Saturday, August 15, 2009
Wrestling with my suicidal impulses
Last night was incredibly hard. I had to really concentrate and focus on my children just to keep from ending it all. I am still not sure if these extreme thoughts and feelings are a side effect of the anti-depressants I am on, if it's a result of the deep state of depression I am in, or if it is simply part of my Aspergers. I can remember when I was young and any little thing would go wrong I felt an impulse to destroy myself because I felt defective. My son used to bang his head so hard on the floor that he would have baseball sized goose eggs on his forehead. My daughter will slap and hit herself or even bite herself hard enough to bleed. She will do incredibly dangerous stunt for a thrill without worrying about her own safety. I was the same way as a teenager.
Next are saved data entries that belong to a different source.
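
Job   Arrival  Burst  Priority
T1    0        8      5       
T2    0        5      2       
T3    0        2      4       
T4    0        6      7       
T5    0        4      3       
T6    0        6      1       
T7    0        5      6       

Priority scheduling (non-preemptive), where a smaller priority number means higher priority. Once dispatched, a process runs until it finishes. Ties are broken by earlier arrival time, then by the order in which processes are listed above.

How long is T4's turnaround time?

36

Gantt: | T6 0-6 | T2 6-11 | T5 11-15 | T3 15-17 | T1 17-25 | T7 25-30 | T4 30-36 |
Completion: T1=25  T2=11  T3=17  T4=36  T5=15  T6=6  T7=30
Turnaround (C−A): T1=25  T2=11  T3=17  T4=36  T5=15  T6=6  T7=30
Turnaround(T4) = completion − arrival = 36 − 0 = 36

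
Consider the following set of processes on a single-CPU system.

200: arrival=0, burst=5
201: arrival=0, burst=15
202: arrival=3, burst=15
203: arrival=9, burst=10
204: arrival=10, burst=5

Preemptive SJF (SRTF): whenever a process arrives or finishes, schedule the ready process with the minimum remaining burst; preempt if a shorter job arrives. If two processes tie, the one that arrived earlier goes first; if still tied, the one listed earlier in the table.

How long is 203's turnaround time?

Schedule: | 200 0-5 | 201 5-9 | 203 9-10 | 204 10-15 | 203 15-24 | 201 24-35 | 202 35-50 |
Completion: 200=5  201=35  202=50  203=24  204=15
Turnaround(203) = completion − arrival = 24 − 9 = 15

15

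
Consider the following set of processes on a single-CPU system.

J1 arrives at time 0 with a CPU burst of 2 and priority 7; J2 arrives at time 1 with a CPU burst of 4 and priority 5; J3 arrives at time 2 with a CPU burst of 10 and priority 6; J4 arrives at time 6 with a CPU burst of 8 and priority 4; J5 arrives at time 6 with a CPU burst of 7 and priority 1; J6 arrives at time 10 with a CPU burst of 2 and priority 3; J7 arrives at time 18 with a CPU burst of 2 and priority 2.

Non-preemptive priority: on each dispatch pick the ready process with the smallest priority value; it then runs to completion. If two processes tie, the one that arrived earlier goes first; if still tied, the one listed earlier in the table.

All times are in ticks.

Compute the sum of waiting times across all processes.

Schedule: | J1 0-2 | J2 2-6 | J5 6-13 | J6 13-15 | J4 15-23 | J7 23-25 | J3 25-35 |
Completion: J1=2  J2=6  J3=35  J4=23  J5=13  J6=15  J7=25
Turnaround (C−A): J1=2  J2=5  J3=33  J4=17  J5=7  J6=5  J7=7
Waiting = turnaround − burst: J1=0, J2=1, J3=23, J4=9, J5=0, J6=3, J7=5
Total waiting = 0 + 1 + 23 + 9 + 0 + 3 + 5 = 41

41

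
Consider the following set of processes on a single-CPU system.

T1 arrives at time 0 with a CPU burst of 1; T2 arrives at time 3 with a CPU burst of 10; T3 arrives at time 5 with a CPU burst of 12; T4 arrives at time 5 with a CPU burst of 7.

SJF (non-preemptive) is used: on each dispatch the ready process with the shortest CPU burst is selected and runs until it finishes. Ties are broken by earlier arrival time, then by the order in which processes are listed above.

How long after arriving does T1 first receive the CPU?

Gantt: | T1 0-1 | idle 1-3 | T2 3-13 | T4 13-20 | T3 20-32 |
Completion: T1=1  T2=13  T3=32  T4=20
Turnaround (C−A): T1=1  T2=10  T3=27  T4=15
Response(T1) = first start − arrival = 0 − 0 = 0

0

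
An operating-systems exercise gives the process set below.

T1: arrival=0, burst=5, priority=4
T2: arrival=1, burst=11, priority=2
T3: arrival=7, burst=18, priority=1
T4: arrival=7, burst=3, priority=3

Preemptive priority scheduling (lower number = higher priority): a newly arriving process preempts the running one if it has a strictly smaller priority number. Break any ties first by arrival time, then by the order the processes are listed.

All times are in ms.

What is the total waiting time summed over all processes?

Schedule: | T1 0-1 | T2 1-7 | T3 7-25 | T2 25-30 | T4 30-33 | T1 33-37 |
Completion: T1=37  T2=30  T3=25  T4=33
Turnaround (C−A): T1=37  T2=29  T3=18  T4=26
Waiting = turnaround − burst: T1=32, T2=18, T3=0, T4=23
Total waiting = 32 + 18 + 0 + 23 = 73

73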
Jumping on and off of moving trains, climbing to the top of bridges and walking out on support wires, even hopping out of my own car while it was going down the road and running over my own foot! The other people in the car were quite alarmed. So I really can't tell where these thoughts and impulses are coming from I just know it is an extremely hard struggle I am going through. Most of the time I simply don't want to exist anymore. There doesn't seem to be any joy in life anymore outside of my children. I have zero sexual thought or impulses, food is just something to fill my stomach, I don't even care what it is anymore. I haven't went out into the world in weeks and when I do it's usually due to some kind of appointment like with the phychs. When it's quiet my mind will start to focus on the question of if there is anything after death. I will start to have a debate inside of my own head between the side of me that still has faith in god, and the other side of me that thinks we are all just animals and when we're dead, we're just dead. Sometimes it seems I can really feel gods love and guidance, and other times I look at the world and see these overly sexed, possessive, half crazy animals running around only thinking about their own wants and desires. Then thoughts start to run through my head, why am I still here, why don't I just leave. What's the point to all of this. You're children will be fine. Life goes on for everyone until it's over and then we're all better off. After hours and hours of all of this self torture, I look at myself in the mirror and scream inside of my own head, "WHAT'S WRONG WITH YOU?" I'm still searching for that answer. But I don't think I will ever find it.